I can make a mean chocolate pie. It’s in a graham cracker crust and topped with an orange mousse. Unlike most chocolate pies you get, the filling is nothing like pudding. It’s a chocolate ganache that’s as thick as something the exact consistency of chocolate ganache. It also has a touch of Grand Marnier which gives it a nice hint of orangy-alcoholiness. I got it from a French desserts recipe book and everyone who has tried it has loved it. I can also make brownies, crepes, vegan peanut-butter fudge, madeleines, and chocolate eclairs. Not only can I make them, I actually like doing it. I especially like sharing them with other people because they usually like them and that makes me happy. So what does this have to do with Ecuador and learning Spanish? A means to an end, honey, a means to an end.

I decided that one way to raise money for my trip to Ecuador is to peddle my dessert making skills and start a sort of dessert of the month club. Each month or so I’ll offer a different dessert (for a reasonable price) and take orders from anyone who wants one. That way I can make a whole bunch of one thing at a time and not have to worry about whether or not people will actually buy what I make. Cuz I won’t make it unless they buy it, get it? Plus it has the extra added bonus of making me eat lots of leftovers and half-successful dessert attempts so that I’ll get big and fat in time for bathing suit season! Oh. Wait. That’s a bad part.

To go along with this part of my project, I thought it’d be nice to post my favorite recipes here on the blog. That way the people who aren’t close enough to take part in my dessert of the month club can still try out what I’m makin’! Plus, there’s the added bonus of undermining my plans by making these desserts available for cheaper by allowing people to make them themselves at home. Oh. Wait. That’s a bad part, too. Oh, well, too late now.

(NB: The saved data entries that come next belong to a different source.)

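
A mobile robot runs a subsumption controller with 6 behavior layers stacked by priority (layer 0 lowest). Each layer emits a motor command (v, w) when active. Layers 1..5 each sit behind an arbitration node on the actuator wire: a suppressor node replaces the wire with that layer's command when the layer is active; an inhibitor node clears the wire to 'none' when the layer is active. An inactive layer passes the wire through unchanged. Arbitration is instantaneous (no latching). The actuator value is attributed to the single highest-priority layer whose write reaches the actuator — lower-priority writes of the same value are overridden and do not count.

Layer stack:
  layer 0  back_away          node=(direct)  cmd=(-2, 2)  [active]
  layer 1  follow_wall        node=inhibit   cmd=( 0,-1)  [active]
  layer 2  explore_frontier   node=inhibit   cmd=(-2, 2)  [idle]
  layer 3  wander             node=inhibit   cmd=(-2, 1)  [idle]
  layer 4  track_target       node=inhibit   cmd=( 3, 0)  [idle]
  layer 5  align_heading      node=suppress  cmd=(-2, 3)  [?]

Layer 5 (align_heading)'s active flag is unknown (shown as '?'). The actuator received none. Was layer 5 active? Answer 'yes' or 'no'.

If layer 5 is active=yes:
  actuator would be (-2, 3)
If layer 5 is active=no:
  actuator would be none
Observed none, so layer 5 was idle.

no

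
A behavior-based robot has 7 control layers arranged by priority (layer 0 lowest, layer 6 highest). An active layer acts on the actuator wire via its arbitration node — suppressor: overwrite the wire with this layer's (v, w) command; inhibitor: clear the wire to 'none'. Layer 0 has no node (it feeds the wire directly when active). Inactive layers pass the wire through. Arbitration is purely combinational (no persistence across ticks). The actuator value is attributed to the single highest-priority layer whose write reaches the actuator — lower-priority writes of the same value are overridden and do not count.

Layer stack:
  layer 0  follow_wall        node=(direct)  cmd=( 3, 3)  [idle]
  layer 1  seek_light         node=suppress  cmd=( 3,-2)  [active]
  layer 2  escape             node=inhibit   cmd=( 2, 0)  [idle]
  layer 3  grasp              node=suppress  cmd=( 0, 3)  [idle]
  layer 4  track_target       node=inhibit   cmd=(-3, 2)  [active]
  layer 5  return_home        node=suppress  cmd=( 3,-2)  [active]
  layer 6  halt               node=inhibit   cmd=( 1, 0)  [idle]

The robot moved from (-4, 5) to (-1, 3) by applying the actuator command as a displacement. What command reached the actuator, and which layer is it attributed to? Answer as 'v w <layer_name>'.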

Chocolate Orange Ganache Pie (without the orange mousse because it’s too much of a pain to write it all out here; besides, the pie is just fine without it thankyouverymuch)

1 store-bought graham cracker pie crust (I don’t know how to make them and the store bought ones are great anyway, so why not?)

1 pound chocolate chips (can any recipe that starts with a pound of chocolate be bad?)

1 cup heavy cream (likewise for the cream)

2 tablespoons sugar

2 tablespoons unsalted butter (I’ve used salted butter with the result that No One Cares.)

2 tablespoons Grand Marnier (experiment with different flavorings, I suggest mint or raspberry)

1 teaspoon pure vanilla extract (did you know that when you add this stuff actually matters? I’ve always belonged to the ‘combine-all-ingredients-at-once’ school of cooking but it turns out that doesn’t always work)

So, basically you heat up the cream, sugar, and butter till the butter melts and the cream almost boils then you pour all that over the chocolate in a big bowl and let that sit for 30 seconds to soften the chocolate then you mix it all up and add the vanilla and Grand Marnier (or whatever) and then pour it in the pie crust and let it cool. And stuff. I can never get all the bits of chocolate melted with the cream mixture itself so you might want to let the bowl of chocolate warm up a touch in a warm oven or over some hot water or something but it really doesn’t matter because the extra bits of chips aren’t really noticeable in the final pie. Isn’t it funny how adding an ‘e’ after letters makes them sound different? Or possibly sound differently. I’m never sure about adverbs. I hope they’re easier in Spanish. Shows you how little Spanish grammar I know at this point. I’d better get back to studying.

Bye!

1 comment:

  1. Since you didn't specify a brand, I am going to assume that you have no particularly loyalty and won't mind if I toss an opinion out here: the Ghirardhelli "double chocolate" or "60% cacao" chips are THE BEST CHOCOLATE CHIPS EVER (they changed the name and I can't remember which is the old name and which is the new). Cooks' Illustrated determined as much after a taste test of however many brands, and I was like, "Well duh. Coulda saved you some trouble there, Cooks' Illustrated."

    This pie with the orange mousse sounds good. I might have to order one.